Er ist verloren. Für immer. Sein letztes Hemd ist ein Bademantel, der nass und schwer auf seiner Haut klebt. Er hat keine Schuhe an und keine Unterhose. Er hat keine Vergangenheit mehr und auch keine Zukunft. Er ist allein. Allein unter einem Lindenbaum, dessen mächtige Wurzel den Hügel zusammenhält, auf dem er jetzt steht.

Es ist die letzte Insel im wütenden Strom, kaum vier Quadratmeter groß. Eine Insel, auf der Oliver Grieß sich nichts sehnlicher wünscht als den Tod. Eine innere Stimme hält ihn zurück. „Der Überlebenswille war größer“, sagt er heute.
Die ganze Nacht harrt er neben der Linde aus, 15 Stunden.

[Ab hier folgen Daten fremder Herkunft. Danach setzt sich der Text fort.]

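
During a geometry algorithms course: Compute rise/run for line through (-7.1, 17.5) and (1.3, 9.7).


slope = (y2-y1)/(x2-x1) = (9.7-17.5)/(1.3-(-7.1)) = (-7.8)/8.4 = -0.9286

-0.9286


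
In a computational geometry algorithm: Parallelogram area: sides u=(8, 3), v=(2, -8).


|u x v| = |8*(-8) - 3*2|
= |(-64) - 6| = 70

70


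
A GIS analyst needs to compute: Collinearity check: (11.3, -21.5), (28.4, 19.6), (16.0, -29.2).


Cross product: (28.4-11.3)*((-29.2)-(-21.5)) - (19.6-(-21.5))*(16-11.3)
= -324.84

No, not collinear


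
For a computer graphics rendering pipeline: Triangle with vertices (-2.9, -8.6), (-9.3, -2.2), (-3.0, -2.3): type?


Side lengths squared: AB^2=81.92, BC^2=39.7, CA^2=39.7
Sorted: [39.7, 39.7, 81.92]
By sides: Isosceles, By angles: Obtuse

Isosceles, Obtuse


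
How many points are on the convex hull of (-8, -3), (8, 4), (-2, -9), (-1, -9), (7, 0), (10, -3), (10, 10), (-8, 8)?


Convex hull vertices (CCW): (-8, -3), (-2, -9), (-1, -9), (10, -3), (10, 10), (-8, 8)
Count = 6

6


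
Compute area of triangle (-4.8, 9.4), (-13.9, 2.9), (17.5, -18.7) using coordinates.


Area = |x_A(y_B-y_C) + x_B(y_C-y_A) + x_C(y_A-y_B)|/2
= |(-103.68) + 390.59 + 113.75|/2
= 400.66/2 = 200.33

200.33


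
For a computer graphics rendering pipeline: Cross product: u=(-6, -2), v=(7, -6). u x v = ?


u x v = u_x*v_y - u_y*v_x = (-6)*(-6) - (-2)*7
= 36 - (-14) = 50

50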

Irgendwann entdeckt ihn jemand und ruft Hilfe herbei. Ein Helikopter zieht ihn an Land. Oliver Grieß nimmt seine Freundin in die Arme, die ebenfalls vom Wildwasser mitgerissen wurde. Er hatte gedacht, sie sei tot. Und sie hatte gedacht, er sei tot. Auf wundersame Weise überleben beide.

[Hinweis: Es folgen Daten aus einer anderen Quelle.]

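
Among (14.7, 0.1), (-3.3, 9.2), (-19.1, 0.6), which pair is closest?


d(P0,P1) = 20.1695, d(P0,P2) = 33.8037, d(P1,P2) = 17.9889
Closest: P1 and P2

Closest pair: (-3.3, 9.2) and (-19.1, 0.6), distance = 17.9889


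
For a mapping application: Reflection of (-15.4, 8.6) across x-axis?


Reflection over x-axis: (x,y) -> (x,-y)
(-15.4, 8.6) -> (-15.4, -8.6)

(-15.4, -8.6)


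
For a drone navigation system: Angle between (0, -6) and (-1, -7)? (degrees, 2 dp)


u.v = 42, |u| = sqrt(36) = 6, |v| = sqrt(50) = 7.0711
cos(theta) = u.v/(|u||v|) = 42/sqrt(1800) = 0.989949
theta = acos(0.989949) = 8.13 degrees

8.13 degrees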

Vier Monate nach der Apokalypse vom 14. auf den 15. Juli 2021 sprechen Oliver Grieß und seine Freundin zum ersten Mal mit einem Journalisten über ihre Erlebnisse. Über das Unglück, das sie aus ihrem alten Leben warf. Und über das Glück, zurück zu sein in einem neuen Leben.
„Manchmal sitze ich einfach auf einer Bank, spüre den leichten Wind und die Stille und die Sonnenstrahlen im Gesicht. Dann bin ich glücklich“, sagt die 50 Jahre alte Freundin, die angenehm zurückhaltend ist und sich nicht mit ihrem Namen in die Öffentlichkeit begeben will. Anders als ihrem Freund fehlt ihr auch die Kraft, mit dem FOCUS-Online-Reporter an den Ort des Schreckens zurückzukehren, in die Ahrtal-Gemeinde Insul im nördlichen Rheinland-Pfalz. „Das schaffe ich nicht.“

Oliver Grieß will es zumindest versuchen. Als er ankommt an der Stelle, wo einst das Zuhause der Familie stand, rollt dort dröhnend eine zehn Tonnen schwere Planierraupe hin und her. Grieß nutzt eine Pause des Fahrers und läuft über den plattgewalzten Schlamm. Er versucht, den alten Standpunkt des Hauses, Baujahr 1973, mit seinen Schritten abzugehen, aber es will ihm nicht gelingen. „Es sieht alles so anders aus.“
Wo stand der Carport? Die Garage? Die Terrasse? Wo der Zaun des 1100 Quadratmeter großen Gartens mit direktem Zugang zur Ahr? Der Grillkamin? Oliver Grieß hebt die Schultern. „Ich kann es nicht mehr sagen.“ Sein Blick ist leer und traurig. Er schweigt lange. Man spürt, wie sehr ihn das alles mitnimmt, auch wenn er immer wieder betont, es sei „alles gut“.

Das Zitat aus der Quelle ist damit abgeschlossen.